• Sonuç bulunamadı

REKABET HUKUKUNDA HÂKİM DURUMUN KÖTÜYE KULLANILMASI

D. Rekabet Kurumu ve Telekomünikasyon Kurumu Arasındaki İlişki

IV. REKABET HUKUKUNDA HÂKİM DURUMUN KÖTÜYE KULLANILMASI

KULLANILMASI

RKHK m. 6’da, bir veya birden fazla teşebbüsün ülkenin bütününde veya bir bölümünde bir mal veya hizmet piyasasındaki hâkim durumunu tek başına yahut başkaları ile yapacağı anlaşmalar ya da birlikte davranışlar ile kötüye kullanması haline hukuka aykırılık teşkil ettiği ve yasak olduğu düzenlenmiştir195.

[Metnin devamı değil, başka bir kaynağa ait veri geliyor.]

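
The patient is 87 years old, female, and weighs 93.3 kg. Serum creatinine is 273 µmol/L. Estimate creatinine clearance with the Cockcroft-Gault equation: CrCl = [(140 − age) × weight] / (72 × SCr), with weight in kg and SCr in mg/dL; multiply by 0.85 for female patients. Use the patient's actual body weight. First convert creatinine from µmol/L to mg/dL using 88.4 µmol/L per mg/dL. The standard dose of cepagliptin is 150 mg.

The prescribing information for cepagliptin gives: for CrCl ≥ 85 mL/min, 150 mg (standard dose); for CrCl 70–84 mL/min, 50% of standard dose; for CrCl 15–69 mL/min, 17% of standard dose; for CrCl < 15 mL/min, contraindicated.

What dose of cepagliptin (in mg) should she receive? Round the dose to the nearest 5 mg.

SCr = 273 / 88.4 = 3.088 mg/dL
CrCl = (140 − 87) × 93.3 / (72 × 3.088) × 0.85 = 4944.9 / 222.34 × 0.85 ≈ 18.9 mL/min
CrCl ≈ 19 mL/min → bracket 15–69 mL/min.
17% of 150 mg = 25.5 mg → 25 mg

25 mg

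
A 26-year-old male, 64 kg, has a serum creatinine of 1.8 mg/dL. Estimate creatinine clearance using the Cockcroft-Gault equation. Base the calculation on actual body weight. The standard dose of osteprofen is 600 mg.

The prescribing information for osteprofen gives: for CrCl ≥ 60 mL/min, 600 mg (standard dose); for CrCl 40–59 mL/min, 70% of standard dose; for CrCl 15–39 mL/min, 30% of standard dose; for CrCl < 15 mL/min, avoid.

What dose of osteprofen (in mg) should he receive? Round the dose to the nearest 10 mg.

420 mg

CrCl = (140 − 26) × 64 / (72 × 1.8) = 7296.0 / 129.60 ≈ 56.3 mL/min
CrCl ≈ 56 mL/min → bracket 40–59 mL/min.
70% of 600 mg = 420 mg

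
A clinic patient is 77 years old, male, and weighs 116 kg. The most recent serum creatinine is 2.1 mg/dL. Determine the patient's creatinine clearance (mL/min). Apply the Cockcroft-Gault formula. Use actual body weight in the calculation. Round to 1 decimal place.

CrCl = (140 − 77) × 116 / (72 × 2.1) = 7308.0 / 151.20 ≈ 48.3 mL/min

48.3 mL/min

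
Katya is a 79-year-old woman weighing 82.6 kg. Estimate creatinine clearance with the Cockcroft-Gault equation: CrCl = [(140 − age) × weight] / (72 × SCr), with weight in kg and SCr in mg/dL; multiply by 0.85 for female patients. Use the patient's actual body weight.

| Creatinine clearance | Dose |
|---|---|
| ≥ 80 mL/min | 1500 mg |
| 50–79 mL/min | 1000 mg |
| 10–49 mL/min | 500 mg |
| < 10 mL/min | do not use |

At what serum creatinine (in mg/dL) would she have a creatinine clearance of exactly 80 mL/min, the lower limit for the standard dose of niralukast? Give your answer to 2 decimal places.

Standard dose requires CrCl ≥ 80 mL/min.
Set (140 − 79) × 82.6 × 0.85 / (72 × SCr) = 80
SCr = (140 − 79) × 82.6 × 0.85 / (72 × 80) = 0.744 mg/dL

0.74 mg/dL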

RKHK m. 6’da hâkim durumda bulunmak değil, hâkim durumu kötüye kullanmak hukuka aykırı ve yasak kabul edilmiştir196. Çünkü hâkim durumun yaptırıma tabi tutulması halinde, teşebbüsler hâkim duruma gelmek istemeyecekleri için, teknolojik yenilik yapmak istemeyecek, mal ya da hizmet üretimi, iletimi, pazarlaması ve sunumda daha iyi olabilmek için çalışma yapmaktan kaçınacaklardır. Bu nedenle de hâkim durumda olmanın değil, hâkim durumun kötüye kullanılmasının yaptırıma tabi olması rekabetin korunmasını sağlamada etkin bir yoldur197.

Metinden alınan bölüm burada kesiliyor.